- Spadki liczby udzielanych kredytów gotówkowych rozpoczęły się jeszcze zanim wprowadzono rekomendację T, natomiast liczba kredytów ratalnych w latach 2009-2011 rosła - zauważa Andrzej Topiński, główny ekonomista Biura Informacji Kredytowej - Z naszych danych wynika jednoznacznie, że ubiegłoroczne spadki akcji kredytowej w segmencie kredytów konsumpcyjnych są spowodowane coraz mniejszą liczbą kredytów udzielanych na małe kwoty, zwłaszcza ratalnych –dodaje. Średnia kwota kredytu ratalnego jest trzykrotnie nisza niż gotówkowego.

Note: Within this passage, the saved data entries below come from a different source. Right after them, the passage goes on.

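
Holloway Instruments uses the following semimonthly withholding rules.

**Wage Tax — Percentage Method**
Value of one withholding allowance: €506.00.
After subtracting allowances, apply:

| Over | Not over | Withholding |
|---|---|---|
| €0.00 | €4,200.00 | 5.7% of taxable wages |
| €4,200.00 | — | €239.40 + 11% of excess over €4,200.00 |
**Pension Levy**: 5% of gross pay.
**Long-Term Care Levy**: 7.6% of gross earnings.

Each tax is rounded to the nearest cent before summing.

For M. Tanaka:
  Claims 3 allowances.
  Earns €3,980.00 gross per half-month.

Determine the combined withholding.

Wage Tax: taxable = €3,980.00 − 3×€506.00 = €2,462.00
  5.7% × €2,462.00 = €140.33
Pension Levy: 5% × €3,980.00 = €199.00
Long-Term Care Levy: 7.6% × €3,980.00 = €302.48
Total: €140.33 + €199.00 + €302.48 = €641.81

€641.81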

Rekomendacja T, po zmianach wprowadzonych w ostatnim czasie przez KNF, pozwala ( dla osób, które nie mają długotrwałych relacji z bankiem) na stosowanie uproszczonej procedury zdolności kredytowej dla kredytów gotówkowych do wysokości jednokrotności średniej płacy, które stanowiły 32 proc. liczby wszystkich udzielonych w 2012 r. W myśl nowych zapisów ta sama metoda obowiązuje przy kredytach ratalnych do wysokości czterokrotności średniej płacy. W 2012 r. udział takich kredytów wyniósł aż 89,5 proc.

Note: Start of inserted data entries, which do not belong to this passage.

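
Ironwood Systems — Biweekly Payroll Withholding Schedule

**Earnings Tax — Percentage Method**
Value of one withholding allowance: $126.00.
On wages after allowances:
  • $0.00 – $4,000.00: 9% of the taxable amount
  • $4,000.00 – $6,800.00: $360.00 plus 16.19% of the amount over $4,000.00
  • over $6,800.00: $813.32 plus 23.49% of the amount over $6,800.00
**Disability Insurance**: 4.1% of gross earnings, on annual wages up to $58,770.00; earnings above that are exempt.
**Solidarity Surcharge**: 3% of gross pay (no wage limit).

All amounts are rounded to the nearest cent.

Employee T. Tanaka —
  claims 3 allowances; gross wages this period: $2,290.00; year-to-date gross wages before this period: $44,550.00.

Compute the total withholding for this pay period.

$334.67

Earnings Tax: taxable = $2,290.00 − 3×$126.00 = $1,912.00
  9% × $1,912.00 = $172.08
Disability Insurance: 4.1% × $2,290.00 = $93.89
Solidarity Surcharge: 3% × $2,290.00 = $68.70
Total: $172.08 + $93.89 + $68.70 = $334.67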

- Można się spodziewać, że w efekcie nowelizacji rekomendacji T nastąpi powrót kredytów ratalnych do banków. Przyczyną migracji kredytów ratalnych na rynek nieregulowany był wymóg stosowania pełnej procedury badania zdolności kredytowej, to po zmianach nie ma przeszkód do powrotu kredytów ratalnych do banków – tłumaczy Topiński.
- Natomiast w zakresie kredytów gotówkowych może ona powstrzymać tempo wzrostu udziału firm pożyczkowych, ale nadal pozostaną one ważnym graczem i ich pozycja zostanie utrzymana –dodaje ekonomista BIK.